From my time starting and ending our Camino trip in Portugal, I’m inspired by our time in Porto, and this week I share about river cruising on the Douro River…
River Cruising on Portugal’s Douro River
Beginning in the mountains of central Spain, the Douro River meanders into Portugal before setting off for the Atlantic Ocean, carving through the north of the country. It emerges into the ocean in Porto, Portugal’s second city and one of the nicest places to visit in the whole of Europe. Porto makes for the perfect start or end point for any Douro River cruise, but there are countless other places you’d want to visit along the river. Places such as Regua and Pinhao are often neglected by travelers to Portugal, who tend to head south, to Lisbon or the Algarve. But the north of the country has much to offer, even more so if you see it all from the water. Here are some of the must-visit destinations to be found along the Douro.
Porto rises up on the hillsides of the Douro estuary and is guaranteed to mark either the start, end, or both ends of your Douro River cruise. Known as the “City of Bridges” thanks to its location on either bank of the Douro, it is a truly spectacular city to explore. Porto does a remarkable job at blending the old with the new. The UNESCO-listed historic quarter of the city is a warren of narrow streets and impressive architecture, whilst the riverside areas are bright and modern, with a host of cafes, bars and restaurants to keep visitors entertained and well fed.
You’ll also want to head to Foz do Douro, the exact spot where the river ends its 897km journey to the Atlantic. The long promenade is home to even more restaurants and swaying palm trees, with a pergola that is inspired by the beautiful Promenade des Anglais in Nice – in fact, it is an almost exact copy. The Mayor of Porto’s wife fell in love with the city in the 1930s and insisted that the same glitz and style be brought to Porto! The old lighthouse still stands tall and proud just out to sea, having only been deactivated back in 2009. All in all, you’ll find yourself wanting to extend your stay in Porto, one of Europe’s greatest hidden gems.

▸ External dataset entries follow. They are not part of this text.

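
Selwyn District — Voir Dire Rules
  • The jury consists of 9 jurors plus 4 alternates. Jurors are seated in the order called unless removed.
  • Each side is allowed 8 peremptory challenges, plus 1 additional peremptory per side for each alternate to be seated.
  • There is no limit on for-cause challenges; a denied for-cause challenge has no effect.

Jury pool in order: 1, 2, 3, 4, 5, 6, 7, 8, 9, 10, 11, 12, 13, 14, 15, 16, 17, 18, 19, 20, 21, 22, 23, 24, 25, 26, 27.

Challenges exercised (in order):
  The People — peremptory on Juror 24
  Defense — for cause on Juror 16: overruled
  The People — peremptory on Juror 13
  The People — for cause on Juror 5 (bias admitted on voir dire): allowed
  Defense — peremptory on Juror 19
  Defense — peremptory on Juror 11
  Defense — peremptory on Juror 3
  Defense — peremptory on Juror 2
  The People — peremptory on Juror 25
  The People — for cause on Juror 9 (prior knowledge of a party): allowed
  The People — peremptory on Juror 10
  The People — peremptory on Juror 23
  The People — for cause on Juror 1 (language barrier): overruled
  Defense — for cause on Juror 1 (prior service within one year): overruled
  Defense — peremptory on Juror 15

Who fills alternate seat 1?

Removed: #2, #3, #5, #9, #10, #11, #13, #15, #19, #23, #24, #25. (#1, #16 stay — for-cause denied.)
Seating in order: seats 1–9 → #1, #4, #6, #7, #8, #12, #14, #16, #17; alternates → #18, #20, #21, #22.
So alternate 1 is #18.

18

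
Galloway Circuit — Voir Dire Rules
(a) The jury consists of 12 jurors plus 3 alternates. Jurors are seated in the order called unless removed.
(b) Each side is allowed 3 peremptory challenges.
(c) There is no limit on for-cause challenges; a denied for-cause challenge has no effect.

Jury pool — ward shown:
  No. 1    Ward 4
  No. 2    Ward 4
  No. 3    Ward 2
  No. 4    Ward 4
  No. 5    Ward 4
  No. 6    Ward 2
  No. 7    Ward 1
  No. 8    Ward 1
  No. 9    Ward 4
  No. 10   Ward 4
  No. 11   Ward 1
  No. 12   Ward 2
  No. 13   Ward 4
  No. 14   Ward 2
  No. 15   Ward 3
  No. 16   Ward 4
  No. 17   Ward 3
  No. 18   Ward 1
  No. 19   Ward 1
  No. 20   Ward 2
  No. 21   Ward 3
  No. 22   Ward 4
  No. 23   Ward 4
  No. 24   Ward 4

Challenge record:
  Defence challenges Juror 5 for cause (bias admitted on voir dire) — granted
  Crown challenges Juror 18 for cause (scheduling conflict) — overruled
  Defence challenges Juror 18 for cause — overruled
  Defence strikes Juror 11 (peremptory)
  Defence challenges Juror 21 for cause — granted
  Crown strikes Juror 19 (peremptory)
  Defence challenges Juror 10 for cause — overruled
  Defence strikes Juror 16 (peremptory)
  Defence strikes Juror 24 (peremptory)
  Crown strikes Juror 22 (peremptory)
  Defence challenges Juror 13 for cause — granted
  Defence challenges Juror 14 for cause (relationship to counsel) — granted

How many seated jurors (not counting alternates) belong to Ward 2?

3

Removed: #5, #11, #13, #14, #16, #19, #21, #22, #24.
Seated jurors 1–12: #1, #2, #3, #4, #6, #7, #8, #9, #10, #12, #15, #17 (alternates #18, #20, #23 not counted).
Of those, in Ward 2: #3, #6, #12 → 3.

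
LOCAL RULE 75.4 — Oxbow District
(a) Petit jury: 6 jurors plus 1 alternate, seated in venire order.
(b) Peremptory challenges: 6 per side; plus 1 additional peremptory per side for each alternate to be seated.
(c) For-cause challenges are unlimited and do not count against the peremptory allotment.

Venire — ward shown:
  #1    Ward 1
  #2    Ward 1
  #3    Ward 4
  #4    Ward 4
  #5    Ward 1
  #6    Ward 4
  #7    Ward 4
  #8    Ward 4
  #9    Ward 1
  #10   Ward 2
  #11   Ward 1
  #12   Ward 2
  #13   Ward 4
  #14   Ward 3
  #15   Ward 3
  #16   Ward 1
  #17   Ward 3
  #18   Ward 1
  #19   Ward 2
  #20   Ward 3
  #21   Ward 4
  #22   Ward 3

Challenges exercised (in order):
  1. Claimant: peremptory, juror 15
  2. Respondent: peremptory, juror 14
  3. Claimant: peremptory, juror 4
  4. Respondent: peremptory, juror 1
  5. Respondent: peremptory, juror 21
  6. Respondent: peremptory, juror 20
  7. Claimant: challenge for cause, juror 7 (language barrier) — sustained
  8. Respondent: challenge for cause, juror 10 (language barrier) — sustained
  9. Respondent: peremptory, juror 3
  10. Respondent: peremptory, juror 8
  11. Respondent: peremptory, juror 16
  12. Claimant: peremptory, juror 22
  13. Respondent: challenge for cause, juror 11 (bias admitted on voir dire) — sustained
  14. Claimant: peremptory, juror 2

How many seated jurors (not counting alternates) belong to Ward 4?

Removed: #1, #2, #3, #4, #7, #8, #10, #11, #14, #15, #16, #20, #21, #22.
Seated jurors 1–6: #5, #6, #9, #12, #13, #17 (alternates #18 not counted).
Of those, in Ward 4: #6, #13 → 2.

2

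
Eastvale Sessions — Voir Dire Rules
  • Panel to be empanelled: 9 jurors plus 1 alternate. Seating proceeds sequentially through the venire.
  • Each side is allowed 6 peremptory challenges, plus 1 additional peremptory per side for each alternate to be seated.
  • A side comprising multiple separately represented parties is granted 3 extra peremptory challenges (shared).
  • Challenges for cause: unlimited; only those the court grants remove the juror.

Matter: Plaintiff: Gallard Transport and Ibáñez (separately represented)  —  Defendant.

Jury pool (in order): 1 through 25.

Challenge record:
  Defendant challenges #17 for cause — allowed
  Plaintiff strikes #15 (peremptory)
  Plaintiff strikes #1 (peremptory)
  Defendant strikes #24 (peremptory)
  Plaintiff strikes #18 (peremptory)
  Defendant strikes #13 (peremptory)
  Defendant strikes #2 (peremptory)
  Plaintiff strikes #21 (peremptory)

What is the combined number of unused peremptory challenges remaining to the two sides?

10

Plaintiff allotment: 6 base + 1 × 1 alternate + 3 multi-party = 10. Defendant allotment: 6 base + 1 × 1 alternate = 7.
Plaintiff peremptories used: #15, #1, #18, #21 — 4.
Defendant peremptories used: #24, #13, #2 — 3 (the for-cause on #17 doesn't count).
Remaining: (10 − 4) + (7 − 3) = 10.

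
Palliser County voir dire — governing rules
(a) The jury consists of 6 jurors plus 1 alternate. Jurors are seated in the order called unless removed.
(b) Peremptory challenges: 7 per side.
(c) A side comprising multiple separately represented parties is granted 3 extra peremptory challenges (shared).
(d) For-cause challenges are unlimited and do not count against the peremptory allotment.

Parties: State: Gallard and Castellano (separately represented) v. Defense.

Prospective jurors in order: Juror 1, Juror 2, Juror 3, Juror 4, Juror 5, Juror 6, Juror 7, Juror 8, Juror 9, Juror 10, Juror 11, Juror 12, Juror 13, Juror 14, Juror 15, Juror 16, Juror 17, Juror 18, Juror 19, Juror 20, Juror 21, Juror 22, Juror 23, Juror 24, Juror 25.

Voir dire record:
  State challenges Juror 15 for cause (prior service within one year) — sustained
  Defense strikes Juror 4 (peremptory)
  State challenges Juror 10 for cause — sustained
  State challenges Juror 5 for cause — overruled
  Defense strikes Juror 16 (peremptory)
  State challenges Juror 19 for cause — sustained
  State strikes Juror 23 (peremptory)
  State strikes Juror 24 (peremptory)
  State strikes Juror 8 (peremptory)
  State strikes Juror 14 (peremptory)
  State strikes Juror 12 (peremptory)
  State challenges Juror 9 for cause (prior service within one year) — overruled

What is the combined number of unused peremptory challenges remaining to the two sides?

10

State allotment: 7 base + 3 multi-party = 10. Defense allotment: 7.
State peremptories used: #23, #24, #8, #14, #12 — 5 (for-cause on #15, #10, #5, #19, #9 don't count).
Defense peremptories used: #4, #16 — 2.
Remaining: (10 − 5) + (7 − 2) = 10.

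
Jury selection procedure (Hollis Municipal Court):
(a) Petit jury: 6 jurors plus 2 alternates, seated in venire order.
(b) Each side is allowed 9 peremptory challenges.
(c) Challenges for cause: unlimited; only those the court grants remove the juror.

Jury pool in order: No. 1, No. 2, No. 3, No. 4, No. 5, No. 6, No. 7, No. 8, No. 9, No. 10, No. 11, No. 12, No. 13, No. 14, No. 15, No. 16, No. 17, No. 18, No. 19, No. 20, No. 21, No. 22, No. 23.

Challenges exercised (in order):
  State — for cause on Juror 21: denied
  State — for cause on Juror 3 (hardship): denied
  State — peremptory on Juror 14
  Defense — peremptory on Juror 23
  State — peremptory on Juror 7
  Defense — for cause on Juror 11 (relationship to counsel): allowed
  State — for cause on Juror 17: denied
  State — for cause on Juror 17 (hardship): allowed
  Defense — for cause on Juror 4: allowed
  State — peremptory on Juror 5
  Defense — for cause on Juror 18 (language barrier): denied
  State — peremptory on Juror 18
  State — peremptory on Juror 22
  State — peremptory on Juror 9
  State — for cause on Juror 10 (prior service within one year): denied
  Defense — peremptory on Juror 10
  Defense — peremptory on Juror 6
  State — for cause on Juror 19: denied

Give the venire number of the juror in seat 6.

Removed: #4, #5, #6, #7, #9, #10, #11, #14, #17, #18, #22, #23. (#3, #19, #21 stay — for-cause denied.)
Seating in order: seats 1–6 → #1, #2, #3, #8, #12, #13; alternates → #15, #16.
So seat 6 is #13.

13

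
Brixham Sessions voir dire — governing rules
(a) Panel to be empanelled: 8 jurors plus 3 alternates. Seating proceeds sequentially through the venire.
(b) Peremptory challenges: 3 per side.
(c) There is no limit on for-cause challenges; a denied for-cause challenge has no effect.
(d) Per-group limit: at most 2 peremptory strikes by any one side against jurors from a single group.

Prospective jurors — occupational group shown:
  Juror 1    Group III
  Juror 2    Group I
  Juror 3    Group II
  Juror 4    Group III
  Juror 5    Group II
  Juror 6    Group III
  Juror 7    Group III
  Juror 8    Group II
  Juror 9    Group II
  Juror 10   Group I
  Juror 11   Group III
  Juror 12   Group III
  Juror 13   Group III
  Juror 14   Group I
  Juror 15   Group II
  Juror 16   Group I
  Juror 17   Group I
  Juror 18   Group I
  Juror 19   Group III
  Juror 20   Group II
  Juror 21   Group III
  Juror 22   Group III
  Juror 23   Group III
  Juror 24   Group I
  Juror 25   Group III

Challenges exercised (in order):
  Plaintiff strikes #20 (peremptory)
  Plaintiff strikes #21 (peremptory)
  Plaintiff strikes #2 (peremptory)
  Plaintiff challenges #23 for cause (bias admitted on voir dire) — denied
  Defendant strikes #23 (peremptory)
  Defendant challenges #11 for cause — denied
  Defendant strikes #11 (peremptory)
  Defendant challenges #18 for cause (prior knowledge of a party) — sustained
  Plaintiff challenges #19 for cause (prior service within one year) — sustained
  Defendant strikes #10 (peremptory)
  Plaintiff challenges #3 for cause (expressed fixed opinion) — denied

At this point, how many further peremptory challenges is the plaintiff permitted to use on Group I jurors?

Plaintiff peremptories so far: #20, #21, #2 — 3 of 3 used, 0 left overall.
Against Group I: #2 — 1 used; per-group cap 2 leaves 1.
Binding limit: min(0, 1) = 0.

0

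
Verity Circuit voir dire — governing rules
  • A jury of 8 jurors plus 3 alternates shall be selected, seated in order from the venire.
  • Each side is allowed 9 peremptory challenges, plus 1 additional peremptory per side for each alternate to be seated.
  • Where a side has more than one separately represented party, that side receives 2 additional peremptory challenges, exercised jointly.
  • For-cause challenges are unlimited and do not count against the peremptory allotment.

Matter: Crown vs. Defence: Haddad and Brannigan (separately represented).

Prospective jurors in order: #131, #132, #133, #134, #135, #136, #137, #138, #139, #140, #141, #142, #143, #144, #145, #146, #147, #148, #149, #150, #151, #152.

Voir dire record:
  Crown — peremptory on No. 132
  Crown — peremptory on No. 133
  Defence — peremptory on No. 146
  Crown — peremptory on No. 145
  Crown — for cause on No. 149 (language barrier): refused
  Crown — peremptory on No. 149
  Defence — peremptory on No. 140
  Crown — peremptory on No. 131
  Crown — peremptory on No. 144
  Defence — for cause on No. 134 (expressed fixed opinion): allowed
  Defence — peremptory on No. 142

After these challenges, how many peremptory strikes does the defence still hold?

Defence allotment: 9 base + 1 × 3 alternates + 2 multi-party = 14.
Defence peremptories used: #146, #140, #142 — 3 (the for-cause on #134 doesn't count).
Remaining: 14 − 3 = 11.

11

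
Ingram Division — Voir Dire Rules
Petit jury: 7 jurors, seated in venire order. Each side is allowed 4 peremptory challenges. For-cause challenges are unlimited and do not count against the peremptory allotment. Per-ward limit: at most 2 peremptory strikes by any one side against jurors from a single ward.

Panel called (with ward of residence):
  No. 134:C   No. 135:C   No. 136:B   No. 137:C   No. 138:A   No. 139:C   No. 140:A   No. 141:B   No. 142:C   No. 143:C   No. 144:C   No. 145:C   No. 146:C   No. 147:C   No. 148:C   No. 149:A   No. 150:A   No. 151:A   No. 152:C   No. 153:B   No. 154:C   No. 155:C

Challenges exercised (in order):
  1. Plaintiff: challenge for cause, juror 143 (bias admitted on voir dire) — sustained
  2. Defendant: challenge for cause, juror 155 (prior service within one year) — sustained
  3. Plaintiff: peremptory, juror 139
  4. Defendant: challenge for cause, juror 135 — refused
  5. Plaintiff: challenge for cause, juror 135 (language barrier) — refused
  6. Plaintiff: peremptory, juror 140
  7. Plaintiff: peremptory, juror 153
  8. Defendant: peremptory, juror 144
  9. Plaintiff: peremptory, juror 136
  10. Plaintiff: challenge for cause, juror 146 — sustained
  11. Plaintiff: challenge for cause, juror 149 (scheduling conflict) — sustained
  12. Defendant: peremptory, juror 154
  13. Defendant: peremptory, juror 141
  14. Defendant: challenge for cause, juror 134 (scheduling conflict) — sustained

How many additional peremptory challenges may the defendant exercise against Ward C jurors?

0

Defendant peremptories so far: #144, #154, #141 — 3 of 4 used, 1 left overall.
Against Ward C: #144, #154 — 2 used; per-ward cap 2 leaves 0.
Binding limit: min(1, 0) = 0.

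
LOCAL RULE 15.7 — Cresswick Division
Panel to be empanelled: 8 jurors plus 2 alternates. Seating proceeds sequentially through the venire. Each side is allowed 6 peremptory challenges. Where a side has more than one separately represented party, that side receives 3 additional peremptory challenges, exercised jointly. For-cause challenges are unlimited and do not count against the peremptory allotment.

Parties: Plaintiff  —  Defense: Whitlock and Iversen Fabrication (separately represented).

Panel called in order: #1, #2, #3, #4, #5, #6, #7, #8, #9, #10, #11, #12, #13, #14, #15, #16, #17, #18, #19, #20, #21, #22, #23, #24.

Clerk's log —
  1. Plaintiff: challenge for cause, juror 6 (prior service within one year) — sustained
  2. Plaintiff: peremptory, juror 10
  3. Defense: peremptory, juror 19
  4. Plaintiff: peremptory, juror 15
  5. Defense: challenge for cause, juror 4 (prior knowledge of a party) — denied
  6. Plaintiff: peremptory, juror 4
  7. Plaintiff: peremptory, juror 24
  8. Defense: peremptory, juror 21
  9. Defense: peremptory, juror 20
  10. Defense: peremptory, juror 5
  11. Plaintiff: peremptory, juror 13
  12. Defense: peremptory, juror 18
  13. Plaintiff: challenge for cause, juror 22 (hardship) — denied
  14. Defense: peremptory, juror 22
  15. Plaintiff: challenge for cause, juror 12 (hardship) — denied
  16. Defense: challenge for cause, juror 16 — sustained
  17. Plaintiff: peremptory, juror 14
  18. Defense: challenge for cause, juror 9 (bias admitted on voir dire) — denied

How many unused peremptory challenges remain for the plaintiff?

Plaintiff allotment: 6.
Plaintiff peremptories used: #10, #15, #4, #24, #13, #14 — 6 (for-cause on #6, #22, #12 don't count).
Remaining: 6 − 6 = 0.

0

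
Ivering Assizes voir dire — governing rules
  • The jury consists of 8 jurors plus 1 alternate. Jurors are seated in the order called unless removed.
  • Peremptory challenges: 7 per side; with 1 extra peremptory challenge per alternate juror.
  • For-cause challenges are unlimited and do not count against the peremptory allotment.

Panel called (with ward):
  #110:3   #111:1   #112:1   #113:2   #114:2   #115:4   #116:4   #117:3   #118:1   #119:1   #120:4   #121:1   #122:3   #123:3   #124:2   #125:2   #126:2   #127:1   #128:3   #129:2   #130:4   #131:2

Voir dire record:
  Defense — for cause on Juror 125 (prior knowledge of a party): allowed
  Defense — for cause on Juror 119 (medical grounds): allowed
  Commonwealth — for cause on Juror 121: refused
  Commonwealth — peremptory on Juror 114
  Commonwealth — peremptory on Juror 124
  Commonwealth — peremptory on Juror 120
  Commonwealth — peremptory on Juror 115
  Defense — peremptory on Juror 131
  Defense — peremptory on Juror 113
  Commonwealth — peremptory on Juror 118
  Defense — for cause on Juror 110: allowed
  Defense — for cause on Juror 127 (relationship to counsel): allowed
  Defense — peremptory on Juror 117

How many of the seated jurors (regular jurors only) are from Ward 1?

3

Removed: #110, #113, #114, #115, #117, #118, #119, #120, #124, #125, #127, #131.
Seated jurors 1–8: #111, #112, #116, #121, #122, #123, #126, #128 (alternates #129 not counted).
Of those, in Ward 1: #111, #112, #121 → 3.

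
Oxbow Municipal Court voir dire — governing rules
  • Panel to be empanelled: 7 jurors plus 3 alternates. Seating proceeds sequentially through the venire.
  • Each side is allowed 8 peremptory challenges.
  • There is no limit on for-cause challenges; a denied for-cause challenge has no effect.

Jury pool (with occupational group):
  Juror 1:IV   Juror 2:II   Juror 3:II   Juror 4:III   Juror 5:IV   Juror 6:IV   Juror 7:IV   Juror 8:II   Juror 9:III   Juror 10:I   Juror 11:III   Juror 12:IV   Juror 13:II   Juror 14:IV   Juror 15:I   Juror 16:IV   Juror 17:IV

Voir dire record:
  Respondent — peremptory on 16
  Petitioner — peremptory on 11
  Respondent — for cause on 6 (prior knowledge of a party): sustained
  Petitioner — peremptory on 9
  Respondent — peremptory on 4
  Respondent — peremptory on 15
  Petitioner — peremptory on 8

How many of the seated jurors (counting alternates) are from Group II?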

Regua is the home of port wine, a fortified wine produced in the Douro Valley. There are numerous wineries across the region. During your Douro River cruise, you are almost certain to stop once or twice in the municipality in order to attend a tasting session at one of these wineries. You’ll try different types of port, sometimes paired with different cheeses such as cheddar, blue cheese and parmesan – guaranteed heaven for any food fanatics out there. The scenery in this part of Portugal is to die for, as the river carves its way through rolling hills. There are numerous viewpoints along the way and if you have time to trek into the countryside for a couple of hours then it is strongly recommended.
The cathedral city of Lamego is also worth a stopover, and features on many cruise itineraries. The cathedral itself is a wonderful piece of architecture, and the city is renowned for a certain type of sparkling wine which you’re sure to try if you visit. Particularly stunning is the Church of Our Lady of the Remedies, which an enormous Baroque staircase of 691 stairs, with a blue and white tile design.
An unassuming village near the border with Spain, Barca d’Alva is best known for the Douro Railway, which established the first rail link between northern Portugal and its neighbor, greatly helping with the development of the region. Barca d’Alva is largely an agricultural area, punctuated with olive groves and vineyards and . the countryside scenery is simply sublime.
One attraction you will likely visit as part of your cruise itinerary is the fortified village of Castelo Rodrigo. A maze of narrow streets and towering walls, this hilltop fortress offers amazing views over the surrounding area and is well worth a visit.
Located at the confluence of the Douro and Pinhao rivers, Pinhao is a small, rural town at the heart of Portugal’s wine country. Like Regua, wine tasting is the name of the day here, but the pretty riverside town is also a great place to relax with some traditional food. It is a sleepy place for most of the year, but if you time your visit with the months of autumn then it will coincide with the annual grape harvest, when the town bursts into life and the population swells, as people from all over Portugal come to help out with the harvest.
Although it lacks some of the iconic attractions of rivers such as the Rhine and the Danube, a Douro River cruise opens up a window into a lovely and often neglected part of Europe. Northern Portugal offers reliable summer weather, breath-taking scenery, and delicious wine. Plus, in Porto, visitors will find a modern city bursting with things to see and do. A Douro River cruise then, offers the best of both worlds.